Taking cue from a High Court prohibition on motorbiking along pavements which is perhaps half complied, if the pedestrians avoiding zebra crossings and making it to the other side the acrobatic way, risking not only their lives but also of others' should be penalized, they would stop venturing such public displays of foolish bravado.

Then, often you will see a vehicle breaking out of line and rolling on to the wrong side speeding against onrushing vehicles following in the footsteps of VIP movements. Yet, another instance of privileged short-circuiting with a contamination effect.

All this is reflective of low value for life, the society has subliminally settled for. Since deaths from accidents, murders in a blaze of gunfire, decapitation and disappearances are in abundant supply people have a eerie sense of undervaluing human lives including their own.

Dhaka-dwellers feel morbid because they have no breathing space, little by way of parks and recreation facilities. The spaces between buildings, clusters of high rises and building fronts and pavements have been virtually non-existent. All these, together with choked up natural water channels bring into stark focus the rapid loss of green and nature.

The city once known as the Venice of Asia is without a magnetism to hold people to it; they only look to escape out of Dhaka. It is all coming to a tipping point of a man-made disaster.

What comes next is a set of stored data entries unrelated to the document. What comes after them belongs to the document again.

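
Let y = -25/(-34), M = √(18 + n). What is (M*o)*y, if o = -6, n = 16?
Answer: -75*√34/17 ≈ -25.725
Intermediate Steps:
M = √34 (M = √(18 + 16) = √34 ≈ 5.8309)
y = 25/34 (y = -25*(-1/34) = 25/34 ≈ 0.73529)
(M*o)*y = (√34*(-6))*(25/34) = -6*√34*(25/34) = -75*√34/17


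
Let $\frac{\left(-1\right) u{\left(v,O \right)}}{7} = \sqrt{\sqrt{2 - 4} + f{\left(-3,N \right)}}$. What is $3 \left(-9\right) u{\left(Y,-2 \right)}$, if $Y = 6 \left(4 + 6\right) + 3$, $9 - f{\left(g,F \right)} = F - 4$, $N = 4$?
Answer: $189 \sqrt{9 + i \sqrt{2}} \approx 568.74 + 44.412 i$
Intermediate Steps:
$f{\left(g,F \right)} = 13 - F$ ($f{\left(g,F \right)} = 9 - \left(F - 4\right) = 9 - \left(-4 + F\right) = 13 - F$)
$Y = 63$ ($Y = 6 \cdot 10 + 3 = 60 + 3 = 63$)
$u{\left(v,O \right)} = - 7 \sqrt{9 + i \sqrt{2}}$ ($u{\left(v,O \right)} = - 7 \sqrt{\sqrt{2 - 4} + \left(13 - 4\right)} = - 7 \sqrt{\sqrt{-2} + \left(13 - 4\right)} = - 7 \sqrt{i \sqrt{2} + 9} = - 7 \sqrt{9 + i \sqrt{2}}$)
$3 \left(-9\right) u{\left(Y,-2 \right)} = 3 \left(-9\right) \left(- 7 \sqrt{9 + i \sqrt{2}}\right) = - 27 \left(- 7 \sqrt{9 + i \sqrt{2}}\right) = 189 \sqrt{9 + i \sqrt{2}}$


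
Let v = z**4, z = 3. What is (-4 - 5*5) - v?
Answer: -110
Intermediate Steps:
v = 81 (v = 3**4 = 81)
(-4 - 5*5) - v = (-4 - 5*5) - 1*81 = (-4 - 25) - 81 = -29 - 81 = -110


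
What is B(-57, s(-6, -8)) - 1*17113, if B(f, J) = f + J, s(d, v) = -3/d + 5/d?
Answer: -51511/3 ≈ -17170.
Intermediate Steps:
s(d, v) = 2/d
B(f, J) = J + f
B(-57, s(-6, -8)) - 1*17113 = (2/(-6) - 57) - 1*17113 = (2*(-⅙) - 57) - 17113 = (-⅓ - 57) - 17113 = -172/3 - 17113 = -51511/3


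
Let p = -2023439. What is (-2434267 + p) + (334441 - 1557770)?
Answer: -5681035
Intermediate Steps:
(-2434267 + p) + (334441 - 1557770) = (-2434267 - 2023439) + (334441 - 1557770) = -4457706 - 1223329 = -5681035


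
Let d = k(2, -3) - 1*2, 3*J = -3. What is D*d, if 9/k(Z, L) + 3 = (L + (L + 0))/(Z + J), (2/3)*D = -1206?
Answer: 5427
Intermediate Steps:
J = -1 (J = (1/3)*(-3) = -1)
D = -1809 (D = (3/2)*(-1206) = -1809)
k(Z, L) = 9/(-3 + 2*L/(-1 + Z)) (k(Z, L) = 9/(-3 + (L + (L + 0))/(Z - 1)) = 9/(-3 + (L + L)/(-1 + Z)) = 9/(-3 + (2*L)/(-1 + Z)) = 9/(-3 + 2*L/(-1 + Z)))
d = -3 (d = 9*(-1 + 2)/(3 - 3*2 + 2*(-3)) - 1*2 = 9*1/(3 - 6 - 6) - 2 = 9*1/(-9) - 2 = 9*(-1/9)*1 - 2 = -1 - 2 = -3)
D*d = -1809*(-3) = 5427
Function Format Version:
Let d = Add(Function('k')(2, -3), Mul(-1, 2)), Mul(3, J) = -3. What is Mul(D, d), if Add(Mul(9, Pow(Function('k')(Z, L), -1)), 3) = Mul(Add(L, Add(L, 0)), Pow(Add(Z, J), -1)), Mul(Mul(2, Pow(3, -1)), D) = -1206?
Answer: 5427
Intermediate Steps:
J = -1 (J = Mul(Rational(1, 3), -3) = -1)
D = -1809 (D = Mul(Rational(3, 2), -1206) = -1809)
Function('k')(Z, L) = Mul(9, Pow(Add(-3, Mul(2, L, Pow(Add(-1, Z), -1))), -1)) (Function('k')(Z, L) = Mul(9, Pow(Add(-3, Mul(Add(L, Add(L, 0)), Pow(Add(Z, -1), -1))), -1)) = Mul(9, Pow(Add(-3, Mul(Add(L, L), Pow(Add(-1, Z), -1))), -1)) = Mul(9, Pow(Add(-3, Mul(Mul(2, L), Pow(Add(-1, Z), -1))), -1)) = Mul(9, Pow(Add(-3, Mul(2, L, Pow(Add(-1, Z), -1))), -1)))
d = -3 (d = Add(Mul(9, Pow(Add(3, Mul(-3, 2), Mul(2, -3)), -1), Add(-1, 2)), Mul(-1, 2)) = Add(Mul(9, Pow(Add(3, -6, -6), -1), 1), -2) = Add(Mul(9, Pow(-9, -1), 1), -2) = Add(Mul(9, Rational(-1, 9), 1), -2) = Add(-1, -2) = -3)
Mul(D, d) = Mul(-1809, -3) = 5427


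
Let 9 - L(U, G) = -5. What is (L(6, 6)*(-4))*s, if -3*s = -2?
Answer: -112/3 ≈ -37.333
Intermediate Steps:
L(U, G) = 14 (L(U, G) = 9 - 1*(-5) = 9 + 5 = 14)
s = 2/3 (s = -1/3*(-2) = 2/3 ≈ 0.66667)
(L(6, 6)*(-4))*s = (14*(-4))*(2/3) = -56*2/3 = -112/3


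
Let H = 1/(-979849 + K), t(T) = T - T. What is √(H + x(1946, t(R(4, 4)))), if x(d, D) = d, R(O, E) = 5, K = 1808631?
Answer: √1336667709286486/828782 ≈ 44.113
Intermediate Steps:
t(T) = 0
H = 1/828782 (H = 1/(-979849 + 1808631) = 1/828782 ≈ 1.2066e-6)
√(H + x(1946, t(R(4, 4)))) = √(1/828782 + 1946) = √(1612809773/828782) = √1336667709286486/828782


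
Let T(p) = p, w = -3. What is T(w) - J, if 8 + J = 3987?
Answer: -3982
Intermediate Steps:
J = 3979 (J = -8 + 3987 = 3979)
T(w) - J = -3 - 1*3979 = -3 - 3979 = -3982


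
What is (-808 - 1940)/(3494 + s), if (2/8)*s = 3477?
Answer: -1374/8701 ≈ -0.15791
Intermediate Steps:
s = 13908 (s = 4*3477 = 13908)
(-808 - 1940)/(3494 + s) = (-808 - 1940)/(3494 + 13908) = -2748/17402 = -2748*1/17402 = -1374/8701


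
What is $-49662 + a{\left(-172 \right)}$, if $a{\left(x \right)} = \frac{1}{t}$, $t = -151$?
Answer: $- \frac{7498963}{151} \approx -49662.0$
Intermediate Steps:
$a{\left(x \right)} = - \frac{1}{151}$ ($a{\left(x \right)} = \frac{1}{-151} = - \frac{1}{151}$)
$-49662 + a{\left(-172 \right)} = -49662 - \frac{1}{151} = - \frac{7498963}{151}$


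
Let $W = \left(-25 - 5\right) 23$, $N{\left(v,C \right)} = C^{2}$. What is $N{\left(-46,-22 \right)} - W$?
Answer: $1174$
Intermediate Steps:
$W = -690$ ($W = \left(-30\right) 23 = -690$)
$N{\left(-46,-22 \right)} - W = \left(-22\right)^{2} - -690 = 484 + 690 = 1174$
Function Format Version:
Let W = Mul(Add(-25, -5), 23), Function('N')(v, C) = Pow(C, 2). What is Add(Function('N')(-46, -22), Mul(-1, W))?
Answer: 1174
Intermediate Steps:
W = -690 (W = Mul(-30, 23) = -690)
Add(Function('N')(-46, -22), Mul(-1, W)) = Add(Pow(-22, 2), Mul(-1, -690)) = Add(484, 690) = 1174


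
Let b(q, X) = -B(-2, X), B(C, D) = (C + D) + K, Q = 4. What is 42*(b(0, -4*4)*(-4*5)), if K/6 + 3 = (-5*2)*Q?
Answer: -231840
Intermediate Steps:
K = -258 (K = -18 + 6*(-5*2*4) = -18 + 6*(-10*4) = -18 + 6*(-40) = -18 - 240 = -258)
B(C, D) = -258 + C + D (B(C, D) = (C + D) - 258 = -258 + C + D)
b(q, X) = 260 - X (b(q, X) = -(-258 - 2 + X) = -(-260 + X) = 260 - X)
42*(b(0, -4*4)*(-4*5)) = 42*((260 - (-4)*4)*(-4*5)) = 42*((260 - 1*(-16))*(-1*20)) = 42*((260 + 16)*(-20)) = 42*(276*(-20)) = 42*(-5520) = -231840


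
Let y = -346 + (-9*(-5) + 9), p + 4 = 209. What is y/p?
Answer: -292/205 ≈ -1.4244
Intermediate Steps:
p = 205 (p = -4 + 209 = 205)
y = -292 (y = -346 + (45 + 9) = -346 + 54 = -292)
y/p = -292/205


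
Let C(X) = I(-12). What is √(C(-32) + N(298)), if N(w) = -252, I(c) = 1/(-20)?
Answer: 71*I*√5/10 ≈ 15.876*I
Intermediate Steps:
I(c) = -1/20
C(X) = -1/20
√(C(-32) + N(298)) = √(-1/20 - 252) = √(-5041/20) = 71*I*√5/10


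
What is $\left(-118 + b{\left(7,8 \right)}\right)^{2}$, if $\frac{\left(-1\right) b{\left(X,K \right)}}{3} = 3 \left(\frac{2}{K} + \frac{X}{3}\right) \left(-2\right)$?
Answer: $\frac{20449}{4} \approx 5112.3$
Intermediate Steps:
$b{\left(X,K \right)} = 6 X + \frac{36}{K}$ ($b{\left(X,K \right)} = - 3 \cdot 3 \left(\frac{2}{K} + \frac{X}{3}\right) \left(-2\right) = - 3 \left(X + \frac{6}{K}\right) \left(-2\right) = - 3 \left(- \frac{12}{K} - 2 X\right) = 6 X + \frac{36}{K}$)
$\left(-118 + b{\left(7,8 \right)}\right)^{2} = \left(-118 + \left(6 \cdot 7 + \frac{36}{8}\right)\right)^{2} = \left(-118 + \left(42 + 36 \cdot \frac{1}{8}\right)\right)^{2} = \left(-118 + \left(42 + \frac{9}{2}\right)\right)^{2} = \left(-118 + \frac{93}{2}\right)^{2} = \left(- \frac{143}{2}\right)^{2} = \frac{20449}{4}$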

The way out is not rocket science. The first option is, a circular waterway or railway, touching designated points on the outer rim of the city. This should go hand-in-hand with monorail. These could ease up mobility significantly. Secondly, the installations and establishments covering large areas should be relocated away from the mainstream city. Last but not least, implement a national policy whereby a vast majority of people will come just to work in the capital city but for living they should have housing estates in the suburban areas. This is the standard practice with most capital cities but for this to be a practicable solution for Dhaka, a mass transit system will have to be put in place to connect the suburbs to the capital.

Urbanisation is unstoppable, only it should be regulated consistent with the availability of amenities. The effective and sustainable way of ensuring quality urbanisation is to develop growth epicentres so as to employ the people gainfully and hold them back from crowding into the cities.

Will is at issue, money is not -- when you add up all the sums being drained away through corruption and stashed away black money. For real good work money can never be in short supply provided security of money pooled can be guaranteed.

 

The writer is Associate Editor, The Daily Star.